My writing day
I’m a copywriter for a resort in the south of Spain. Not sure if that's considered glamorous or not, but it's my job.
I have to travel for 50 minutes to get to work, sometimes longer if there’s traffic and I have to wait for my car share buddy. He’s nearly always late – I’ve started to read or clean the car interior while waiting for him; it’s too early to start thinking about work.
Some of our conversations are funny, but mostly the usual stuff. Jess in the kitchen says we should film it, like the programme, but we need a northerner in the car to make it funny. She’s a northerner.
Work creeps into the consciousness about 10 minutes out. If I have a large project then I’ll start arranging in my head what I’m going to do first, but it never goes to plan. Straight in and a big mug of coffee, then to the desk.
My desk looks like a creative genius sits there; at least that’s what I tell myself. To everybody else it just looks like a disgraceful mess. I tidied it the other day and then spent 2 days unable to find anything. Mess is best.
I’d love to be able to sit in a quiet place, with a view and write about interesting, fun stuff all day. Instead I’m in a basement with the graphic designers and project coordinators boiling in the winter when the heating is put on or getting a stiff neck and back in the summer when the icy air-conditioning blows against me at force 10 on the Beaufort Scale.

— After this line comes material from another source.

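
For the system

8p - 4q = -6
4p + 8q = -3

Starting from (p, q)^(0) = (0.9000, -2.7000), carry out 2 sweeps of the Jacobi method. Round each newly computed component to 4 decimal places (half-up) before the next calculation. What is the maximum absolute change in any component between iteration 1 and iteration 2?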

There’ll be proofing – one way to find out what’s going on elsewhere, but bloody irritating when you keep receiving crap copy from a “writer” who doesn’t know the difference between its & it’s or compliment and complement.
One of my colleagues suggested I might want to write more “fun stuff” and gave me a choice of blogs to write from the content plan I’d drafted with another colleague. That pisses me off. I’d love to write blogs all day about travel, culture, food, restaurants, sustainable tourism etc. but there aren’t enough hours in the day and task manager (our crap so-called project management system) gives me posters for spa treatments, proofing (see above), charity blogs/intranet articles/member articles/press releases, menu changes and hot tub rules.
I also have the nefarious job of responding to TripAdvisor reviews for all our resorts (except the USA). Some people will never be happy, some have legitimate complaints and I am thrilled when there are good reviews as I don’t have to worry too much about those. However, it does take up an inordinate amount of time.
Now it’s over.
I have taken to cartoons as a way of expressing myself. Not that I can draw, I do rough pencil drawings and then one of the graphic designers turns it into something fabulous. On our new-look intranet, we’re going to have a comic strip. That does seep into my non-working hours, but that’s OK, as it’s fun, creative and I can be a little bit cheeky without getting stern looks. Not that I give a fuck about stern looks…
At about 4pm hysteria sets in. I probably won’t have taken a proper lunch break – just sitting at my crowded desk, shovelling in food as I tap away on the keyboard with the other hand. So by 4pm (why haven’t we got a tea lady coming round with one of those big metal urns filled with hot water and a selection of really scrummy biscuits that I shouldn’t eat as I’ve put on 10kg on the last year as all I do all day is sit on my ever-expanding arse?), the most innocuous and unfunny word, glance or happening will send me into spasms of laughter that result in rolling tears and a well-exercised diaphragm.
I’m working on a big project now, so happy about that. There’s more scope for expression. I have to follow the brief, of course (provided there is one – that’s another story), but dreaming up a way of communicating the message is great. It involves research and a lot of staring into space to summon up, like a genie from a lamp or Beelzebub, sometimes it’s Beelzebub, the right word or phrase to capture people’s attention and hold it. To be memorable.
That’s why I’d like a view – for all that space staring.
Come 6pm, it’s time to hit the road again and we vent our frustrations for the first 15 minutes of the journey. Then we hang on for dear life as some idiot takes the braking space without even the courtesy of indicating, and talk about food, sport and life in Spain. Which is fabulous. As is writing.